4 Viral News Stories That Were Total B.S. (Part 19)
As we've seen with the recent clusterfuck of Malaysia Flight 370 headlines, the top priority of the news these days is less "give the news" and more "remorselessly splay every batshit ludicrous story until people catch on." Luckily, we're here to accelerate that process with our customary report of the most ridiculous recent non-headlines everyone fell for. Like ...
Liam Neeson Didn't Go All Taken to Save a Dog
Here's a little something from the "shit we wish was true" department:
He just appears whenever teens are doing something wrong, like a punching man's G.I. Joe PSA.
The story has everything you could ask for in a headline (stupid teens, cute animals, Liam Neeson), which may be the reason it got fast-tracked quicker than Taken 3. It spread over various online blogs and serious news sites despite being as fake as a National Enquirer article. Because it was a National Enquirer article (which Neeson denied a day later, presumably because he was busy killing wolves before that).

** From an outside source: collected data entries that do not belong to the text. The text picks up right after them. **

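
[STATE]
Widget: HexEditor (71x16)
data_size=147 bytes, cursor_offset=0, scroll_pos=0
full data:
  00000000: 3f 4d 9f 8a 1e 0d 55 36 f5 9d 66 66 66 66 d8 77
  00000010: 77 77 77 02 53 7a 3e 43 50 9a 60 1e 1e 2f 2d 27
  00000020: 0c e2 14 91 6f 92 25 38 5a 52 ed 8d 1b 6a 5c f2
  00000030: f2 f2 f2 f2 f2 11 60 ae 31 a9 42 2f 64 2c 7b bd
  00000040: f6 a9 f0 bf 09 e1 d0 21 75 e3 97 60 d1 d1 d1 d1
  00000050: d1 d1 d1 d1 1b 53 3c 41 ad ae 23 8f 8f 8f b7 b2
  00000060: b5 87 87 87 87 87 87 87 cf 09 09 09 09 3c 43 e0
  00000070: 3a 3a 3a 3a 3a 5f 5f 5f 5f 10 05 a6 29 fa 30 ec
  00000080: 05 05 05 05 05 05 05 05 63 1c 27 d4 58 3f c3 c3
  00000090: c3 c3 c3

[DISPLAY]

00000000  3F 4d 9f 8a 1e 0d 55 36  f5 9d 66 66 66 66 d8 77  |?M....U6..
00000010  77 77 77 02 53 7a 3e 43  50 9a 60 1e 1e 2f 2d 27  |www.Sz>CP.
00000020  0c e2 14 91 6f 92 25 38  5a 52 ed 8d 1b 6a 5c f2  |....o.%8ZR
00000030  f2 f2 f2 f2 f2 11 60 ae  31 a9 42 2f 64 2c 7b bd  |......`.1.
00000040  f6 a9 f0 bf 09 e1 d0 21  75 e3 97 60 d1 d1 d1 d1  |.......!u.
00000050  d1 d1 d1 d1 1b 53 3c 41  ad ae 23 8f 8f 8f b7 b2  |.....S<A..
00000060  b5 87 87 87 87 87 87 87  cf 09 09 09 09 3c 43 e0  |..........
00000070  3a 3a 3a 3a 3a 5f 5f 5f  5f 10 05 a6 29 fa 30 ec  |:::::____.
00000080  05 05 05 05 05 05 05 05  63 1c 27 d4 58 3f c3 c3  |........c.
00000090  c3 c3 c3                                          |...       
                                                                       
                                                                       
                                                                       
                                                                       
                                                                       
                                                                       


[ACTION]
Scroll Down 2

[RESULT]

00000020  0c e2 14 91 6f 92 25 38  5a 52 ed 8d 1b 6a 5c f2  |....o.%8ZR
00000030  f2 f2 f2 f2 f2 11 60 ae  31 a9 42 2f 64 2c 7b bd  |......`.1.
00000040  f6 a9 f0 bf 09 e1 d0 21  75 e3 97 60 d1 d1 d1 d1  |.......!u.
00000050  d1 d1 d1 d1 1b 53 3c 41  ad ae 23 8f 8f 8f b7 b2  |.....S<A..
00000060  b5 87 87 87 87 87 87 87  cf 09 09 09 09 3c 43 e0  |..........
00000070  3a 3a 3a 3a 3a 5f 5f 5f  5f 10 05 a6 29 fa 30 ec  |:::::____.
00000080  05 05 05 05 05 05 05 05  63 1c 27 d4 58 3f c3 c3  |........c.
00000090  c3 c3 c3                                          |...       
                                                                       
                                                                       
                                                                       
                                                                       
                                                                       
                                                                       
                                                                       
                                                                       


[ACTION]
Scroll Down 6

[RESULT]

00000080  05 05 05 05 05 05 05 05  63 1c 27 d4 58 3f c3 c3  |........c.
00000090  c3 c3 c3                                          |...       
                                                                       
                                                                       
                                                                       
                                                                       
                                                                       
                                                                       
                                                                       
                                                                       
                                                                       
                                                                       
                                                                       
                                                                       
                                                                       
                                                                       


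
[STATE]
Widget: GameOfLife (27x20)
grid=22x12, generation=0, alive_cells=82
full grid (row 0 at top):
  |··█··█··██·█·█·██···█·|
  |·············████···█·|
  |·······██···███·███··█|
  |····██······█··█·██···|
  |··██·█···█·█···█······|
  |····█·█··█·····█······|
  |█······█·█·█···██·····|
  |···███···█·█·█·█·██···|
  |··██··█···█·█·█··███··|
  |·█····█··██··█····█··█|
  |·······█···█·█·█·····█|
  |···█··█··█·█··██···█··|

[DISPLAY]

Gen: 0                     
··█··█··██·█·█·██···█·     
·············████···█·     
·······██···███·███··█     
····██······█··█·██···     
··██·█···█·█···█······     
····█·█··█·····█······     
█······█·█·█···██·····     
···███···█·█·█·█·██···     
··██··█···█·█·█··███··     
·█····█··██··█····█··█     
·······█···█·█·█·····█     
···█··█··█·█··██···█··     
                           
                           
                           
                           
                           
                           
                           


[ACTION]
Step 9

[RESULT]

Gen: 9                     
····██··█····█·····██·     
···███··██··█·█···██·█     
·██··█··██·█··········     
·██·········███··█·██·     
··················██··     
···················█··     
······················     
······················     
··········██·····██···     
·········███····█··█··     
·········██·····█··█··     
·········██······██···     
                           
                           
                           
                           
                           
                           
                           


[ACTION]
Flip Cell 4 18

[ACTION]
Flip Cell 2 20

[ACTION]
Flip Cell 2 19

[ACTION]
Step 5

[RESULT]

Gen: 14                    
···········███········     
███·█······█···█······     
█····█·····█····█·····     
██··█········█·█······     
··██··················     
······················     
······················     
······················     
·················██···     
················█··█··     
················█··█··     
·················██···     
                           
                           
                           
                           
                           
                           
                           


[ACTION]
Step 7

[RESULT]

Gen: 21                    
··········██··········     
··········██··········     
██··██················     
█·██·█················     
·████·················     
··██··················     
······················     
······················     
·················██···     
················█··█··     
················█··█··     
·················██···     
                           
                           
                           
                           
                           
                           
                           


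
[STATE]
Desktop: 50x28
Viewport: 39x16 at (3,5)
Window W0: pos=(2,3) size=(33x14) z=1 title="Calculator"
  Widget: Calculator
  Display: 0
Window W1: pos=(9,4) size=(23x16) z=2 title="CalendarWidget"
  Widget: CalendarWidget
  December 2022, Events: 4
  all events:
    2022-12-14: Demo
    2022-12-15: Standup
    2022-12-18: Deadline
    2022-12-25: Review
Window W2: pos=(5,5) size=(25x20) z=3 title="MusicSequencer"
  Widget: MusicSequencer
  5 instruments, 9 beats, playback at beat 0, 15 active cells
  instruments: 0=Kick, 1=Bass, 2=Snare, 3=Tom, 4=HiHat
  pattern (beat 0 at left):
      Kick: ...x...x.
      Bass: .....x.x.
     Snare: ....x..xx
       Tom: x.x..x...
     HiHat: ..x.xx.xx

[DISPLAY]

──┏━━━━━━━━━━━━━━━━━━━━━━━┓ ┃──┨       
  ┃ MusicSequencer        ┃─┨ 0┃       
┌─┠───────────────────────┨ ┃  ┃       
│ ┃      ▼12345678        ┃ ┃  ┃       
├─┃  Kick···█···█·        ┃ ┃  ┃       
│ ┃  Bass·····█·█·        ┃ ┃  ┃       
├─┃ Snare····█··██        ┃1┃  ┃       
│ ┃   Tom█·█··█···        ┃*┃  ┃       
├─┃ HiHat··█·██·██        ┃ ┃  ┃       
│ ┃                       ┃ ┃  ┃       
└─┃                       ┃ ┃  ┃       
━━┃                       ┃ ┃━━┛       
  ┃                       ┃ ┃          
  ┃                       ┃ ┃          
  ┃                       ┃━┛          
  ┃                       ┃            


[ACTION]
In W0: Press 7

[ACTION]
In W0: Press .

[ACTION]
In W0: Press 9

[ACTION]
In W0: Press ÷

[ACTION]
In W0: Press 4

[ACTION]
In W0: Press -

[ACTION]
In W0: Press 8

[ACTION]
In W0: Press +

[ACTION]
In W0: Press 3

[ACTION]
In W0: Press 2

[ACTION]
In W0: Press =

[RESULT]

──┏━━━━━━━━━━━━━━━━━━━━━━━┓ ┃──┨       
  ┃ MusicSequencer        ┃─┨75┃       
┌─┠───────────────────────┨ ┃  ┃       
│ ┃      ▼12345678        ┃ ┃  ┃       
├─┃  Kick···█···█·        ┃ ┃  ┃       
│ ┃  Bass·····█·█·        ┃ ┃  ┃       
├─┃ Snare····█··██        ┃1┃  ┃       
│ ┃   Tom█·█··█···        ┃*┃  ┃       
├─┃ HiHat··█·██·██        ┃ ┃  ┃       
│ ┃                       ┃ ┃  ┃       
└─┃                       ┃ ┃  ┃       
━━┃                       ┃ ┃━━┛       
  ┃                       ┃ ┃          
  ┃                       ┃ ┃          
  ┃                       ┃━┛          
  ┃                       ┃            


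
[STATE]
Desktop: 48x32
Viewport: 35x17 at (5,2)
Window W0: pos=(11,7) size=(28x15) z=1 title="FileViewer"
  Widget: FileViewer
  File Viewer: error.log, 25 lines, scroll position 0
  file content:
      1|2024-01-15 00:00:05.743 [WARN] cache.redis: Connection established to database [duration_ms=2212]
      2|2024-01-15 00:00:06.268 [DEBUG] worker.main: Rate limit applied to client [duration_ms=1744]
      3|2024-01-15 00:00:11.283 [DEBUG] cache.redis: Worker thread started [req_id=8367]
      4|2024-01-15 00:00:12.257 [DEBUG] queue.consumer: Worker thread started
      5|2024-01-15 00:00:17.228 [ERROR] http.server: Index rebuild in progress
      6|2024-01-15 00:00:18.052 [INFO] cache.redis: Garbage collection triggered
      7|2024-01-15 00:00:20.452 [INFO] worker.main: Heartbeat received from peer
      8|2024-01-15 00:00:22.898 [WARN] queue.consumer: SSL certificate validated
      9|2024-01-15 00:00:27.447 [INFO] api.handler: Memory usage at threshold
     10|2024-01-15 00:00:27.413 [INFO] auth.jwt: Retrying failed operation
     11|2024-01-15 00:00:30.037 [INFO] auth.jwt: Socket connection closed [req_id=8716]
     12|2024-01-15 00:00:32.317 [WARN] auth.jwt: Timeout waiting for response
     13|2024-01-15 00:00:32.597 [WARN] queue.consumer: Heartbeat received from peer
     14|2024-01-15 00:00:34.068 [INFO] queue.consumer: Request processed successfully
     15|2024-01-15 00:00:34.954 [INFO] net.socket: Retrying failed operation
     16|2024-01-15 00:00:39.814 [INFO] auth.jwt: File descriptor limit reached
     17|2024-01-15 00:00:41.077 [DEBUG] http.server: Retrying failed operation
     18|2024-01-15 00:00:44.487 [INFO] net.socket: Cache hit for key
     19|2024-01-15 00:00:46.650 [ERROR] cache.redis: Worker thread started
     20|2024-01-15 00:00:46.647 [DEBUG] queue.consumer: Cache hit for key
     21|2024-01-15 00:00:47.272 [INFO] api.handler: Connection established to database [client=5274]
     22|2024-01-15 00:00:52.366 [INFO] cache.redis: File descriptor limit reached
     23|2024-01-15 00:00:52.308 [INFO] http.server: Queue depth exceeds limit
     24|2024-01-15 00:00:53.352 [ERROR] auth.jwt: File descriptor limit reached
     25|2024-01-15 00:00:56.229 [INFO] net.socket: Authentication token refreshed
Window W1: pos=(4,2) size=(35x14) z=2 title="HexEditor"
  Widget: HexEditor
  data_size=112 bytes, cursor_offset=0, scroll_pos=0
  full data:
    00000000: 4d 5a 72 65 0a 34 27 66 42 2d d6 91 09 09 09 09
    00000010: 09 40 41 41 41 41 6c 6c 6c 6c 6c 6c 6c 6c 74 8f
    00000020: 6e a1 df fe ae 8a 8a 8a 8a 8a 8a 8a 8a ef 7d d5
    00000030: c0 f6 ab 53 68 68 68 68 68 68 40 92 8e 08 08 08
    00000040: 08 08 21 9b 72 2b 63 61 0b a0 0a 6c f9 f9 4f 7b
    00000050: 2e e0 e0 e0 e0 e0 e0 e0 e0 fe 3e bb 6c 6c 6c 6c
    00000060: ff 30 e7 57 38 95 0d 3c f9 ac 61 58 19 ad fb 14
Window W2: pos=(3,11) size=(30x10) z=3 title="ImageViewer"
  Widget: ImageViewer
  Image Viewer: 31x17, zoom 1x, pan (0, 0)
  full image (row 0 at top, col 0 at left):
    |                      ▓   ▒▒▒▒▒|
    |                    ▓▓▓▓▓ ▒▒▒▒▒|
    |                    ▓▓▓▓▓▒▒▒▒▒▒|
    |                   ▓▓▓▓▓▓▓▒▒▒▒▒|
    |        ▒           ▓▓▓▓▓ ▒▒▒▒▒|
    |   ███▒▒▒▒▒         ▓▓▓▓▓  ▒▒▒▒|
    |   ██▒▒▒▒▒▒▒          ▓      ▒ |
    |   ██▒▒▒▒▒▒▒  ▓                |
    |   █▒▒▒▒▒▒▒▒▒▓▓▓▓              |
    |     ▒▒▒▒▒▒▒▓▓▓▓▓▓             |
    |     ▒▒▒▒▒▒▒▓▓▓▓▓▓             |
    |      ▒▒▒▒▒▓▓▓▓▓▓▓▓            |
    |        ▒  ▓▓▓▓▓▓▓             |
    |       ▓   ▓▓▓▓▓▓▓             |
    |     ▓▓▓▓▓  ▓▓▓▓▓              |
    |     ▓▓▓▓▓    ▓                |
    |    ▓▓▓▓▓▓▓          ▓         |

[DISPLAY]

━━━━━━━━━━━━━━━━━━━━━━━━━━━━━━━━━┓ 
 HexEditor                       ┃ 
─────────────────────────────────┨ 
00000000  4D 5a 72 65 0a 34 27 66┃ 
00000010  09 40 41 41 41 41 6c 6c┃ 
00000020  6e a1 df fe ae 8a 8a 8a┃ 
00000030  c0 f6 ab 53 68 68 68 68┃ 
00000040  08 08 21 9b 72 2b 63 61┃ 
00000050  2e e0 e0 e0 e0 e0 e0 e0┃ 
━━━━━━━━━━━━━━━━━━━━━━━━━━━┓0d 3c┃ 
ImageViewer                ┃     ┃ 
───────────────────────────┨     ┃ 
                     ▓   ▒▒┃     ┃ 
                   ▓▓▓▓▓ ▒▒┃━━━━━┛ 
                   ▓▓▓▓▓▒▒▒┃52 [░┃ 
                  ▓▓▓▓▓▓▓▒▒┃98 [░┃ 
       ▒           ▓▓▓▓▓ ▒▒┃47 [░┃ 


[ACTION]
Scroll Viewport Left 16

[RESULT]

    ┏━━━━━━━━━━━━━━━━━━━━━━━━━━━━━━
    ┃ HexEditor                    
    ┠──────────────────────────────
    ┃00000000  4D 5a 72 65 0a 34 27
    ┃00000010  09 40 41 41 41 41 6c
    ┃00000020  6e a1 df fe ae 8a 8a
    ┃00000030  c0 f6 ab 53 68 68 68
    ┃00000040  08 08 21 9b 72 2b 63
    ┃00000050  2e e0 e0 e0 e0 e0 e0
   ┏━━━━━━━━━━━━━━━━━━━━━━━━━━━━┓0d
   ┃ ImageViewer                ┃  
   ┠────────────────────────────┨  
   ┃                      ▓   ▒▒┃  
   ┃                    ▓▓▓▓▓ ▒▒┃━━
   ┃                    ▓▓▓▓▓▒▒▒┃52
   ┃                   ▓▓▓▓▓▓▓▒▒┃98
   ┃        ▒           ▓▓▓▓▓ ▒▒┃47


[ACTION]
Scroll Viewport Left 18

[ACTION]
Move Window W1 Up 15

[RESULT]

    ┠──────────────────────────────
    ┃00000000  4D 5a 72 65 0a 34 27
    ┃00000010  09 40 41 41 41 41 6c
    ┃00000020  6e a1 df fe ae 8a 8a
    ┃00000030  c0 f6 ab 53 68 68 68
    ┃00000040  08 08 21 9b 72 2b 63
    ┃00000050  2e e0 e0 e0 e0 e0 e0
    ┃00000060  ff 30 e7 57 38 95 0d
    ┃                              
   ┏━━━━━━━━━━━━━━━━━━━━━━━━━━━━┓  
   ┃ ImageViewer                ┃  
   ┠────────────────────────────┨━━
   ┃                      ▓   ▒▒┃28
   ┃                    ▓▓▓▓▓ ▒▒┃52
   ┃                    ▓▓▓▓▓▒▒▒┃52
   ┃                   ▓▓▓▓▓▓▓▒▒┃98
   ┃        ▒           ▓▓▓▓▓ ▒▒┃47


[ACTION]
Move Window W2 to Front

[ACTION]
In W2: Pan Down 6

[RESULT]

    ┠──────────────────────────────
    ┃00000000  4D 5a 72 65 0a 34 27
    ┃00000010  09 40 41 41 41 41 6c
    ┃00000020  6e a1 df fe ae 8a 8a
    ┃00000030  c0 f6 ab 53 68 68 68
    ┃00000040  08 08 21 9b 72 2b 63
    ┃00000050  2e e0 e0 e0 e0 e0 e0
    ┃00000060  ff 30 e7 57 38 95 0d
    ┃                              
   ┏━━━━━━━━━━━━━━━━━━━━━━━━━━━━┓  
   ┃ ImageViewer                ┃  
   ┠────────────────────────────┨━━
   ┃   ██▒▒▒▒▒▒▒          ▓     ┃28
   ┃   ██▒▒▒▒▒▒▒  ▓             ┃52
   ┃   █▒▒▒▒▒▒▒▒▒▓▓▓▓           ┃52
   ┃     ▒▒▒▒▒▒▒▓▓▓▓▓▓          ┃98
   ┃     ▒▒▒▒▒▒▒▓▓▓▓▓▓          ┃47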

Seriously, guys: While we can't deny the pure bliss that comes with the mental image of Liam Neeson reducing bullies to blubber using only the wind produced from his voice, you know you're on the wrong track when it takes the Daily Fucking Mail to call your story out as being absolute bullshit.
Oh, are you guys going to start running regular "B.S. News" articles now, too?
Those Creepy "Staten Island Clown Sightings" Are a Hoax
Oh shit, the Clownpocalypse is here! It started with those creepy clown sightings in an English town. Then came the influx of clown-related crimes in the U.K. Now it looks like the virus has somehow crossed the Atlantic:
This is the way the world ends: not with a bang, but with a *HONK* *HONK* *SLIDE WHISTLE.*
Looks like everyone within 100 miles of Staten Island better get their trusty clown hammers greased, because nightmares are real. The many pictures have circulated on BuzzFeed, Huffington Post, Gothamist, and even some actual newspapers, but somehow it took the freaking New York Post to copy and paste the names of the people posting the pictures and find out they belonged to the same group of friends.
Who work with a horror movie production company.
Yes, we live in a world where the New York Post and the Daily Mail are fact checking stories for other outlets. In a way, isn't that infinitely more terrifying than stalker clowns?
OK, let's call it a draw.
There Isn't a Spooky Rise in Banker Suicides
It's the kind of headline that makes you want to bury all your money under some cinder blocks in the backyard: Bankers are apparently dropping like flies in adorable little fly suits. WHAT DO THEY KNOW?
It's Dogecoin, isn't it?
And no, this isn't some conspiracy blog peddling foil-hat justifications, but fucking Reuters and International Business Times saying that there's some kind of expert-baffling banker suicide bonanza going on worldwide. The one baffled expert they mention, by the way, is a suicide prevention worker who says her words were blown out of proportion, because (as awful as it sounds) this is all completely normal.
You see, this website did the math and calculated that there would be a little under 24 banker suicides a year in New York City alone, meaning that a handful or so worldwide is nothing close to a "rash" of anything. In fact, since only one of these was in New York, we're actually behind our grim quota.
The Seattle Police Didn't "Reopen" Kurt Cobain's Death Investigation
Hey, remember when we told you about that fake Kurt Cobain story recently? Well, this one is definitely real, because it's not like it's the 20th anniversary of his death and sites are desperate to squeeze some headlines out of that:
To be fair, "evidence vault spark probe" does sound like a Nirvana lyric.
This explosive new development left sites like Radar and E Online to ask if there is some new dark twist to the story. This could be hug-
-gely disappointing.
The "new photographic evidence" everyone was talking about? Those were the same crime scene photos the cops already had, only from different angles, which is why no one had bothered to develop them. Everyone from Gawker to Fox News ran to fix their headlines, all because a local channel in Seattle used a little hyperbole to pump up ratings for the 11 o'clock news and ended up becoming their own headline in the process.